Yes, this is different, and the latter process typically does not give you an orthogonal vectors. For instance, let's take the vectors $u_1=(1,0,0)$, $u_2=(1,1,0)$, and $u_3=(1,0,1)$ in $\mathbb{R}^3$. Gram-Schmidt gives $$v_1=u_1=(1,0,0),$$ $$v_2=u_2-u_1=(0,1,0),$$ and $$v_3=u_3-(u_1+0)=(0,0,1).$$
On the other hand, your proposed process gives the same values for $v_1$ and $v_2$, but instead gives $$v_3=u_3-\left(u_1+\frac{1}{\sqrt{2}}u_2\right)=\left(-\frac{1}{\sqrt{2}},-\frac{1}{\sqrt{2}},1\right).$$ This vector $v_3$ is not orthogonal to $v_1$ or $v_2$.

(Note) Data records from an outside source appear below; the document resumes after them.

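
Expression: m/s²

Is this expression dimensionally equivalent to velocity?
No

The expression m/s² has dimensions [L T^-2], but velocity has dimensions [L T^-1].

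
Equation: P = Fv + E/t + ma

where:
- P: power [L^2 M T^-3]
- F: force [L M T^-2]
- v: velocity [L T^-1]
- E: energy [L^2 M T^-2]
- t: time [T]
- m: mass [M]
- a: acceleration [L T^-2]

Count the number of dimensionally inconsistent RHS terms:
1

LHS P: [L^2 M T^-3]
- Fv: [L^2 M T^-3] ✓
- E/t: [L^2 M T^-3] ✓
- ma: [L M T^-2] ✗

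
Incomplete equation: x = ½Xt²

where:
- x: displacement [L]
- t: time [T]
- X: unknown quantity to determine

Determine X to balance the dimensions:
X = a (acceleration), dimensions [L T^-2]

x has dimensions [L]; the rest of the RHS (½ t²) has dimensions [T^2].
So X must have dimensions [L T^-2] — X = a (acceleration).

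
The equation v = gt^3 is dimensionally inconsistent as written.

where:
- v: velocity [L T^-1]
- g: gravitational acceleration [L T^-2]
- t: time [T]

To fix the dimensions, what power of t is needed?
The exponent of t should be 1: v = gt

The LHS v has dimensions [L T^-1]; t has dimensions [T].
As written, the RHS gt^3 (exponent 3 on t) has dimensions [L T], which does not match.
With exponent 1, the RHS gt has dimensions [L T^-1], matching the LHS.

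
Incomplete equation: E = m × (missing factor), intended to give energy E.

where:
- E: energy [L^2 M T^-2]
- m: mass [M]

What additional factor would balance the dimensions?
v² (velocity squared), dimensions [L^2 T^-2]

E has dimensions [L^2 M T^-2] and m has dimensions [M].
The missing factor must have dimensions [L^2 M T^-2] / [M] = [L^2 T^-2], i.e. velocity squared (v²).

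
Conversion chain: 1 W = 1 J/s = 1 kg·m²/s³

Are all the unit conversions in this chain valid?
The chain is correct (no errors).

Correct: Watt is Joule per second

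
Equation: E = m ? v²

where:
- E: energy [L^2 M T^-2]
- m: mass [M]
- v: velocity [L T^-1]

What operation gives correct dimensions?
multiplication (×): E = m × v²

E [L^2 M T^-2]; m [M]; v² [L^2 T^-2].
m × v² → [L^2 M T^-2] ✓
m ÷ v² → [L^-2 M T^2] ✗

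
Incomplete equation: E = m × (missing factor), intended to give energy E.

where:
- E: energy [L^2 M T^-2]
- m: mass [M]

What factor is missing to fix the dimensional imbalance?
v² (velocity squared), dimensions [L^2 T^-2]

E has dimensions [L^2 M T^-2] and m has dimensions [M].
The missing factor must have dimensions [L^2 M T^-2] / [M] = [L^2 T^-2], i.e. velocity squared (v²).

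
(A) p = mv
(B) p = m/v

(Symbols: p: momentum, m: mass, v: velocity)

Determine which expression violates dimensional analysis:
(B)

(A) p = mv: LHS [L M T^-1], RHS [L M T^-1] ✓
(B) p = m/v: LHS [L M T^-1], RHS [L^-1 M T] ✗

Expression (B) p = m/v is dimensionally incorrect.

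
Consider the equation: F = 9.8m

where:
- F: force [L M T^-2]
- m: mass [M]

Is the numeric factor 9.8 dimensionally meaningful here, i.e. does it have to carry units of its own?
Yes

F has dimensions [L M T^-2], while m alone has dimensions [M]. For the equation to balance, the factor 9.8 must carry dimensions [L T^-2] — it is a dimensional constant (a numerical value of a physical quantity with its units suppressed), not a pure number.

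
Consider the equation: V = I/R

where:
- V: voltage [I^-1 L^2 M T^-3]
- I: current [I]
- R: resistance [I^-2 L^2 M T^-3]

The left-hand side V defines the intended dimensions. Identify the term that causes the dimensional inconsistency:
The right-hand side term I/R

V has dimensions [I^-1 L^2 M T^-3], but I/R has dimensions [I^3 L^-2 M^-1 T^3], so the term I/R is dimensionally wrong for V.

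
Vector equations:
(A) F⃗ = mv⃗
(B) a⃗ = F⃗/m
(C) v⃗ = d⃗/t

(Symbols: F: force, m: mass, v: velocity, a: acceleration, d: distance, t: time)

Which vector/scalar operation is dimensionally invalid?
(A) F⃗ = mv⃗

(A) F⃗ = mv⃗: LHS [L M T^-2], RHS [L M T^-1] ✗ — mass times velocity is momentum, not force; should be ma⃗
(B) a⃗ = F⃗/m: LHS [L T^-2], RHS [L T^-2] ✓ — force (vector) divided by mass (scalar)
(C) v⃗ = d⃗/t: LHS [L T^-1], RHS [L T^-1] ✓ — displacement (vector) divided by time (scalar)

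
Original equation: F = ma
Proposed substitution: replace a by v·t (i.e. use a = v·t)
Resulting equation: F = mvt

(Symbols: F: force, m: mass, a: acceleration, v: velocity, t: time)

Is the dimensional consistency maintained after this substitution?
No

[a] = [L T^-2] and [v·t] = [L]. These differ, so the substitution replaces a quantity by one of different dimensions and the result F = mvt has LHS [L M T^-2] vs RHS [L M] — inconsistent.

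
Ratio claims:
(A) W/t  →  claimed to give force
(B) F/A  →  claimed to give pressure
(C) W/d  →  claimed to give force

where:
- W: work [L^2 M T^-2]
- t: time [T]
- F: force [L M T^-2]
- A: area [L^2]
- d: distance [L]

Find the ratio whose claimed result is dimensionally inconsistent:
(A) W/t does not give force

(A) W/t: [L^2 M T^-3] ≠ force [L M T^-2] ✗
(B) F/A: [L^-1 M T^-2] = pressure [L^-1 M T^-2] ✓
(C) W/d: [L M T^-2] = force [L M T^-2] ✓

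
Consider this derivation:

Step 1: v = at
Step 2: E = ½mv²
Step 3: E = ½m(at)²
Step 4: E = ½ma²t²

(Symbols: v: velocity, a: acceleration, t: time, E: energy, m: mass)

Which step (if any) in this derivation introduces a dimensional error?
No step introduces an error — all steps are dimensionally consistent.

Step 1: v = at → LHS [L T^-1], RHS [L T^-1] ✓
Step 2: E = ½mv² → LHS [L^2 M T^-2], RHS [L^2 M T^-2] ✓
Step 3: E = ½m(at)² → LHS [L^2 M T^-2], RHS [L^2 M T^-2] ✓
Step 4: E = ½ma²t² → LHS [L^2 M T^-2], RHS [L^2 M T^-2] ✓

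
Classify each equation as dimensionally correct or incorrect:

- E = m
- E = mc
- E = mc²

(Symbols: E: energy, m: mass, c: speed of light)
Dimensionally correct: E = mc²
Dimensionally incorrect: E = m, E = mc
Ordered (correct first, then incorrect): E = mc², E = m, E = mc

- E = m: LHS [L^2 M T^-2], RHS [M] → incorrect ✗
- E = mc: LHS [L^2 M T^-2], RHS [L M T^-1] → incorrect ✗
- E = mc²: LHS [L^2 M T^-2], RHS [L^2 M T^-2] → correct ✓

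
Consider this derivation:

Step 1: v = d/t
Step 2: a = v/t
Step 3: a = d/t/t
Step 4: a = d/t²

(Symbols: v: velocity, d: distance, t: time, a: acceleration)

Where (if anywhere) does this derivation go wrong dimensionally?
No step introduces an error — all steps are dimensionally consistent.

Step 1: v = d/t → LHS [L T^-1], RHS [L T^-1] ✓
Step 2: a = v/t → LHS [L T^-2], RHS [L T^-2] ✓
Step 3: a = d/t/t → LHS [L T^-2], RHS [L T^-2] ✓
Step 4: a = d/t² → LHS [L T^-2], RHS [L T^-2] ✓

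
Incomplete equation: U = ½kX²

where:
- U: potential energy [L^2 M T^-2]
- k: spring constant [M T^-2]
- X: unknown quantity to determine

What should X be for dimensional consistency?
X = x (displacement), dimensions [L]

U has dimensions [L^2 M T^-2]; the rest of the RHS (½k) has dimensions [M T^-2].
So X² must have dimensions [L^2], i.e. X has dimensions [L] — X = x (displacement).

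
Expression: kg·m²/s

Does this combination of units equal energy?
No

The expression kg·m²/s has dimensions [L^2 M T^-1], but energy has dimensions [L^2 M T^-2].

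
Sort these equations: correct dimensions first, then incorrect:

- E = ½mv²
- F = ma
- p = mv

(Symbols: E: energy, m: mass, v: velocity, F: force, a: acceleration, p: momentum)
Dimensionally correct: E = ½mv², F = ma, p = mv
Dimensionally incorrect: none
Ordered (correct first, then incorrect): E = ½mv², F = ma, p = mv

- E = ½mv²: LHS [L^2 M T^-2], RHS [L^2 M T^-2] → correct ✓
- F = ma: LHS [L M T^-2], RHS [L M T^-2] → correct ✓
- p = mv: LHS [L M T^-1], RHS [L M T^-1] → correct ✓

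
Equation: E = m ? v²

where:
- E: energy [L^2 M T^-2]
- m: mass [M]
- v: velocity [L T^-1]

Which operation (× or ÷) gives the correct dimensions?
multiplication (×): E = m × v²

E [L^2 M T^-2]; m [M]; v² [L^2 T^-2].
m × v² → [L^2 M T^-2] ✓
m ÷ v² → [L^-2 M T^2] ✗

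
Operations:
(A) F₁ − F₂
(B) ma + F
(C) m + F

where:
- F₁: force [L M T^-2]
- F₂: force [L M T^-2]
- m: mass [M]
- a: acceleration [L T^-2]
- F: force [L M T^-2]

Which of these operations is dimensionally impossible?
(C) m + F

(A) F₁ − F₂: F₁ [L M T^-2] and F₂ [L M T^-2] — same dimensions ✓
(B) ma + F: ma [L M T^-2] and F [L M T^-2] — same dimensions ✓
(C) m + F: m [M] and F [L M T^-2] — different dimensions cannot be added/subtracted ✗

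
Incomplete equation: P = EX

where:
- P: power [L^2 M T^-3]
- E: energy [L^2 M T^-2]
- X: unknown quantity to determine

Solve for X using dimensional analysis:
X = f (inverse time / frequency (1/t)), dimensions [T^-1]

P has dimensions [L^2 M T^-3]; the rest of the RHS (E) has dimensions [L^2 M T^-2].
So X must have dimensions [T^-1] — X = f (inverse time / frequency (1/t)).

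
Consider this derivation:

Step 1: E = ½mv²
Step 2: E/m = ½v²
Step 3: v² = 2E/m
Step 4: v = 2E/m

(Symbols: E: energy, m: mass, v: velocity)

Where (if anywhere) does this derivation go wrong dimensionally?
Step 4

Step 1: E = ½mv² → LHS [L^2 M T^-2], RHS [L^2 M T^-2] ✓
Step 2: E/m = ½v² → LHS [L^2 T^-2], RHS [L^2 T^-2] ✓
Step 3: v² = 2E/m → LHS [L^2 T^-2], RHS [L^2 T^-2] ✓
Step 4: v = 2E/m → LHS [L T^-1], RHS [L^2 T^-2] ✗

The first dimensional inconsistency appears in step 4: v = 2E/m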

What's going on here is that to define $v_3$, you really want to take $u_3$ and subtract its projection onto the subspace spanned by $u_1$ and $u_2$ (or equivalently, the subspace spanned by $v_1$ and $v_2$). If you want to describe this as a sum of projections onto 1-dimensional subspaces, you need those subspaces to be orthogonal. That is, you need to project onto $v_1$ and $v_2$ which you have arranged to be orthogonal, rather than $u_1$ and $u_2$ which may not be orthogonal.